OBJECTIVES: Current recommendations advocate that pretreatment with intravenous thrombolysis (IVT) should first be offered to all eligible patients with emergent large vessel occlusion (ELVO) before an endovascular thrombectomy (ET) procedure. However, there are observational data that question the safety and efficacy of IVT pretreatment in patients with ELVO. METHODS: We performed a meta-analysis of the included subgroups from ET randomized controlled trials (RCTs) to evaluate the comparative efficacy between direct ET without IVT pretreatment and bridging therapy (IVT and ET) in patients with ELVO. RESULTS: We included a total of seven RCTs, including 1764 patients with ELVO (52.8% men). Patients receiving bridging therapy (IVT followed by ET) had lower rates (p = 0.041) of 90-day death/severe dependency (modified Rankin Scale-score of 5-6; 19.0%, 95% CI: 14.1-25.1%) compared with patients receiving only ET (31.0%, 95% CI: 21.2-42.9%). Moreover, patients receiving IVT and ET had a nonsignificant (p = 0.389) trend towards higher 90-day functional independence rates (51.4%, 95% CI: 42.5-60.1%) compared with patients undergoing only ET (41.7%, 95% CI: 24.1-61.7%). Finally, shift-analysis uncovered a nonsignificant trend towards functional improvement at 90 days for bridging therapy over ET (cOR = 1.28, 95% CI: 0.91-1.89; p = 0.155).

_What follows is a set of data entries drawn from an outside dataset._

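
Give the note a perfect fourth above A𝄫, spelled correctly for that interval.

Dbb

A fourth above A lands on the letter D.
A perfect fourth spans 5 semitones, so Abb moves to pitch class 0. On the letter D that is Dbb.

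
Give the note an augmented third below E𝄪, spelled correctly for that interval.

C#

A third below E lands on the letter C.
An augmented third spans 5 semitones, so E## moves to pitch class 1. On the letter C that is C#.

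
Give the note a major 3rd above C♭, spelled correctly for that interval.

Eb

C up a major third is E, so the target letter is E.
From Cb, a major third is 4 semitones up: Eb.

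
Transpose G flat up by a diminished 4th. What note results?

A fourth above G lands on the letter C.
A diminished fourth spans 4 semitones, so Gb moves to pitch class 10. On the letter C that is Cbb.

Cbb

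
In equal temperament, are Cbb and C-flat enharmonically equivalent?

No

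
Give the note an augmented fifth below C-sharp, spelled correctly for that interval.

F

A fifth below C lands on the letter F.
An augmented fifth spans 8 semitones, so C# moves to pitch class 5. On the letter F that is F.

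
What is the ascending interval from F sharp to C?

diminished fifth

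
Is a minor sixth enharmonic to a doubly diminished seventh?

A minor sixth spans 8 semitones; a doubly diminished seventh spans 8.
They are enharmonically equivalent.

Yes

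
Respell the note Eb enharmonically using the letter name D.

D#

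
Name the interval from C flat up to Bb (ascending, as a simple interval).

major seventh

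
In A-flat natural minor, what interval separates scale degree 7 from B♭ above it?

major third

Scale degree 7 of Ab natural minor is Gb.
Gb up to Bb: letters G→B make it a third; 4 semitones makes it major.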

It should be noted that patients included in the present meta-analysis were not randomized to receive IVT, and thus the two groups (bridging therapy versus ET monotherapy) may differ in terms of baseline characteristics and, in particular, in terms of onset to groin puncture time and thus the risk of confounding bias cannot be ruled out. CONCLUSION: Despite the limitations and the risk of confounding bias, our findings contradict the recent notion regarding potential equality between ET and bridging therapy in ELVO patients and suggest that IVT and ET are complementary therapies that should be pursued in a parallel and noncompeting fashion.